Il boss ergastolano di Ciaculli vuole i domiciliari: "Ha 90 anni ed è malato", ma i giudici dicono no
Il caso di Salvatore Prestifilippo recentemente colpito anche da un ictus e condannato al fine pena mai per un omicidio commesso nell'ottobre del 1981. Per la Cassazione "è ancora pericoloso e in carcere può ricevere le cure e l'assistenza necessarie"
Compirà 90 anni il prossimo 8 aprile. Vista l'età, Salvatore Perstifilippo, boss di Ciaculli condannato all'ergastolo per un omicidio commesso nel 1981, ha diversi problemi di salute, tanto che in tempi recenti è stato pure colpito da un ictus cerebrale ed è stato sottoposto ad un delicato intervento. Proprio per questo ha chiesto di poter scontare la pena agli arresti domiciliari. Un'istanza che è stata però bocciata in tutti i gradi di giudizio, fino all'ultima pronuncia, quella della prima sezione della Cassazione: nel carcere di Parma dov'è detenuto, secondo i giudici, può infatti ricevere tutte le cure e l'assistenza di cui ha bisogno.
La sentenza è stata emessa nei mesi scorsi, ma PalermoToday ne è venuto a conoscenza solo ora, dal collegio pesieduto da Monica Boni, anche sulla scorta dei pareri forniti sia dalla Dda che dalla questura di Palermo - che hanno "ritenuto attuale la pericolosità sociale del detenuto, evidenziata dall'assenza di collaborazione con la giustizia e dalla sua storia criminale, essendo lo stesso noto esponente della famiglia mafiosa di Ciaculli" - ma anche delle relazioni sanitarie.
Prestifilippo, soprannominato "Bruciamontagna", è un nome decisamente di peso nella storia di Cosa nostra. Amico personale del "papa", Michele Greco, e zio di Mario Prestifilippo, uno dei killer più sanguinari, trucidato a sua volta nel 1987. Il mafioso era stato coinvolto nel processo di Catanzaro e poi nel Maxiprocesso, dove venne condannato a 16 anni di reclusione. Aveva fatto però perdere le sue tracce subito dopo le rivelazioni di Tommaso Buscetta. Venne catturato a giugno del 1989. Nel 2004 era arrivata la condanna all'ergastolo nel processo "Agate+45", su ben 77 omicidi di mafia, tra cui anche quello dell'imprenditore Libero Grassi. Prestifilippo è stato ritenuto responsabile di un delitto commesso il 14 ottobre del 1981.
Per la difesa, il boss di Ciaculli avrebbe problemi di vista e udito e per la sua età molto avanzata e il "grave stato di infermità fisica" e avrebbe quindi diritto di andare ai domiciliari.
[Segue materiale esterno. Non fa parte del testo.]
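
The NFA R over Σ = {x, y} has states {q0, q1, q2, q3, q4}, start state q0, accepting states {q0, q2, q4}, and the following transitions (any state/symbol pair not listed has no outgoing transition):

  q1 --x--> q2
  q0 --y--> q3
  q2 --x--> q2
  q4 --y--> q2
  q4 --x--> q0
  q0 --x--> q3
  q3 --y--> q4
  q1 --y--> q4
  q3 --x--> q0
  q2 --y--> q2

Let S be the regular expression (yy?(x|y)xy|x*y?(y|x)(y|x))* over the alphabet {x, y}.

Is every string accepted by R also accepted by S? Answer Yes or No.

Converting the expression S to a DFA (subset construction, then merging equivalent states) gives the minimal DFA with states {s0, s1, s2}, start state s0, accepting states {s0, s2} and transitions s0: x→s1, y→s1; s1: x→s2, y→s2; s2: x→s2, y→s2.
Exploring the product automaton R × S from the start pair (q0, s0), following both machines on each input symbol, reaches 6 state pairs: (q0, s0), (q3, s1), (q0, s2), (q4, s2), (q3, s2), (q2, s2).
R accepts in {q0, q2, q4} and S accepts in {s0, s2}. The reachable pairs whose R-component is accepting are (q0, s0), (q0, s2), (q4, s2), (q2, s2); in each of them the S-component is accepting too, so the product for L(R) \ L(S) (R-component accepting, S-component rejecting) has no reachable accepting pair and the difference is empty.
Hence every string in L(R) is also in L(S).

Yes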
Anche perché già in due circostanze, il 16 dicembre 2014 e il 22 novembre 2016, il tribunale di Sorveglianza di Milano e Palermo, avevano già disposto la detenzione in casa "dopo aver accertato il grave stato di salute del detenuto" e che durante i 4 anni trascorsi agli arresti domiciliari Prestifilippo "aveva sempre rispettato le regole".
Per la Cassazione, che ha confermato le precedenti decisioni sia del magistrato che del tribunale di Sorveglianza, il ricorso è infondato. Secondo i giudici, una prima relazione sanitaria ha stabilito che "le condizioni cliniche del detenuto erano considerate come discrete e stabili, gestibili in ambiente carcerario", una seconda aveva "certificato un quadro clinico del detenuto stabile e adeguatamente trattabile" in carcere. Inoltre "si evinceva che il quadro clinico poteva essere gestito in una struttura penitenziaria come quella di Parma - si legge nella sentenza della Suprema Corte - dove il detenuto era recluso, dotata di centro clinico e assistenza specialistica costante". Infine Pestifilippo "veniva regolarmente monitorato e sottoposto a visite e accertamenti di cui necessitava, con somministrazione della terapia farmacologica prescritta dai vari specialisti", senza contare che era stato accompagnato in ospedale in seguito all'ictus.